Streit um Kriegsverbrechen

Sahra Wagenknecht, Louis Klamroth und der Fluch des „Faktenchecks“

Louis Klamroth unterbricht Sahra Wagenknecht
Louis Klamroth kann das so nicht stehen lassen Screenshot: WDR

Als Louis Klamroth dazwischenging, tat er das in der Pose eines Schiedsrichters, der ein Spiel abpfeift, um ein klares Foul zu ahnden. „Frau Wagenknecht“, rief der Moderator von „Hart aber fair“, „da muss ich einmal, nein, an dieser Stelle, Frau Wagenknecht, Herr Münkler, Frau Göring-Eckardt, Frau Wagenknecht, sorry, das kann ich in dieser Sendung so nicht stehen lassen.“

Er spielte dann einen Film ein, der wie ein Faktencheck wirkte, um den Aussagen der Linken-Politikerin zu widersprechen. Und er wurde von vielen am Tag darauf dafür gefeiert. Der Tenor: Genau so müsse man es machen, wenn man schon Leute wie Wagenknecht in Talkshows einlädt, gut vorbereitet könne man ihre ständige Desinformation konterkarieren.

Zwei Tage später stellte sich allerdings heraus, dass der vermeintliche Live-Faktencheck seinerseits problematisch war. Und dass auch der nachträgliche Faktencheck, den „Hart aber fair“ auf die Seite gestellt hatte, ebenfalls nicht ganz richtig war. Am Mittwochabend und Donnerstagvormittag trendete der Hashtag „Klamrothlügt“ auf Twitter.

Wie konnte das passieren?

Live-Faktencheck

„Hart aber fair“ hatte in der Diskussion zum Ukraine-Krieg einen kurzen Beitrag gezeigt, in dem eine Ukrainerin schilderte, wie sie sexuell missbraucht und verprügelt worden sei. Eine Historikerin sprach davon, dass sexualisierte Gewalt „in allen Gebieten, die vorübergehend von Russland besetzt sind“, beinahe zu einer „Epidemie“ geworden sei.

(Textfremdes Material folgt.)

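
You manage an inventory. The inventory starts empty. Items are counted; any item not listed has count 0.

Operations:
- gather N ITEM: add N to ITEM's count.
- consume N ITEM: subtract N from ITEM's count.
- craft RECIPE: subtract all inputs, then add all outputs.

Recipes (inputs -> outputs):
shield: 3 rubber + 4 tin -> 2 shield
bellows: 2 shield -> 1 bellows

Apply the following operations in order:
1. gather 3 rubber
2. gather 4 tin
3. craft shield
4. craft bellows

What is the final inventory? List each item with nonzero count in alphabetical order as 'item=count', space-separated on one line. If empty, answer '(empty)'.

After 1 (gather 3 rubber): rubber=3
After 2 (gather 4 tin): rubber=3 tin=4
After 3 (craft shield): shield=2
After 4 (craft bellows): bellows=1

Answer: bellows=1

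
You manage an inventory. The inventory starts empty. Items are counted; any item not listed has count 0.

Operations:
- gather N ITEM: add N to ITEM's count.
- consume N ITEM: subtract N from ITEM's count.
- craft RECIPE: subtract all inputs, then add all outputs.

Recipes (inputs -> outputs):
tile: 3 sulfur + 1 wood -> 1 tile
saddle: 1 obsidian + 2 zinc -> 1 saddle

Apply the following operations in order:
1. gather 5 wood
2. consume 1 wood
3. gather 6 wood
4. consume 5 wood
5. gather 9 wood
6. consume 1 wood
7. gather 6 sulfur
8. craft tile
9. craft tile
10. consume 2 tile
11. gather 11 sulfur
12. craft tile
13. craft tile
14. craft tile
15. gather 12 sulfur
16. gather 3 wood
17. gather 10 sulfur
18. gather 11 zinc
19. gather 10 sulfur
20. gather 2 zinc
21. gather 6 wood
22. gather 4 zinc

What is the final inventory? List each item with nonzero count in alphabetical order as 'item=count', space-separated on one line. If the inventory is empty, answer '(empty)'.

After 1 (gather 5 wood): wood=5
After 2 (consume 1 wood): wood=4
After 3 (gather 6 wood): wood=10
After 4 (consume 5 wood): wood=5
After 5 (gather 9 wood): wood=14
After 6 (consume 1 wood): wood=13
After 7 (gather 6 sulfur): sulfur=6 wood=13
After 8 (craft tile): sulfur=3 tile=1 wood=12
After 9 (craft tile): tile=2 wood=11
After 10 (consume 2 tile): wood=11
After 11 (gather 11 sulfur): sulfur=11 wood=11
After 12 (craft tile): sulfur=8 tile=1 wood=10
After 13 (craft tile): sulfur=5 tile=2 wood=9
After 14 (craft tile): sulfur=2 tile=3 wood=8
After 15 (gather 12 sulfur): sulfur=14 tile=3 wood=8
After 16 (gather 3 wood): sulfur=14 tile=3 wood=11
After 17 (gather 10 sulfur): sulfur=24 tile=3 wood=11
After 18 (gather 11 zinc): sulfur=24 tile=3 wood=11 zinc=11
After 19 (gather 10 sulfur): sulfur=34 tile=3 wood=11 zinc=11
After 20 (gather 2 zinc): sulfur=34 tile=3 wood=11 zinc=13
After 21 (gather 6 wood): sulfur=34 tile=3 wood=17 zinc=13
After 22 (gather 4 zinc): sulfur=34 tile=3 wood=17 zinc=17

Answer: sulfur=34 tile=3 wood=17 zinc=17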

Klamroth fragte Wagenknecht hinterher, ob sie wirklich meine, ukrainische Frauen sollten dauerhaft unter russischer Besatzung leben müssen. Wagenknecht antwortete:

„Kriege sind immer mit Kriegsverbrechen verbunden. Die UN-Menschenrechtskommissarin hat immer wieder darauf hingewiesen, auch in diesem Krieg, Kriegsverbrechen werden von beiden Seiten begangen.“

Dies war der Punkt, an dem Klamroth dazwischenging und mit den Worten „Ich zeig Ihnen mal, was die UN sagt“ einen Beitrag ankündigte, in dem es unter anderem hieß:

„Die Vereinten Nationen sammeln seit Beginn des Krieges Informationen zu Vergewaltigungen. Es gibt dazu verschiedene Aussagen, Stellungnahmen, Berichte. Belege für Vergewaltigungen durch ukrainische Soldaten liegen der UN demnach nicht vor. Beim Thema Vergewaltigungen geht es ohne Ausnahme immer um russische Soldaten.“

Es schloss sich folgender Dialog an, bei dem sich Moderator und Politikerin gegenseitig ins Wort fielen:

Louis Klamroth unterbricht Sahra Wagenknecht
Frau Wagenknecht, jetzt haben wir ein Problem Screenshot: WDR

Wagenknecht: „Also, das stimmt so nicht. Die UN hat eindeutig gesagt, dass Kriegsverbrechen – und das ist in jedem Krieg so – von beiden Seiten begangen werden.“

Klamroth: „Jetzt ging es, Frau Wagenknecht, jetzt ging es um Vergewaltigungen, Frau Wagenknecht.“

Wagenknecht: „Ich finde es auch müßig, darüber zu reden, welche Seite mehr Kriegsverbrechen begeht.“

Klamroth: „Es ist meine Verantwortung als Moderator dieser Sendung, keine Falsch-, Frau Wagenknecht, jetzt haben wir ein Problem, weil, es ist meine Verantwortung als Moderator dieser Sendung, hier keine Falschmeldung stehen zu lassen. Ich hab Ihnen das gezeigt: Das stimmt. Und da ging es um Vergewaltigungen.“

Wagenknecht: „Ich habe von Kriegsverbrechen generell gesprochen.“

Klamroth: „Ja, davor haben Sie über Vergewaltigungen gesprochen. Deswegen habe Ihnen gezeigt, wie es wirklich ist, was die UN wirklich sagt.“

Nur: So eindeutig, wie die Sendung das behauptet, sagt die UN das nicht. In mehreren Berichten der Menschenrechtskommissarin im vergangenen Jahr werden auch Fälle erwähnt, bei denen ukrainischen Soldaten oder Sicherheitskräften zumindest sexuelle Gewalt vorgeworfen wird. In einem Bericht aus dem Juni zum Beispiel ist von Anschuldigungen die Rede, die von erzwungenem Ausziehen über angedrohte sexuelle Gewalt bis hin zu Vergewaltigungen und Gruppenvergewaltigungen reichen. In zehn Fällen sind die Beschuldigten Angehörige ukrainischer Streit- oder Sicherheitskräfte.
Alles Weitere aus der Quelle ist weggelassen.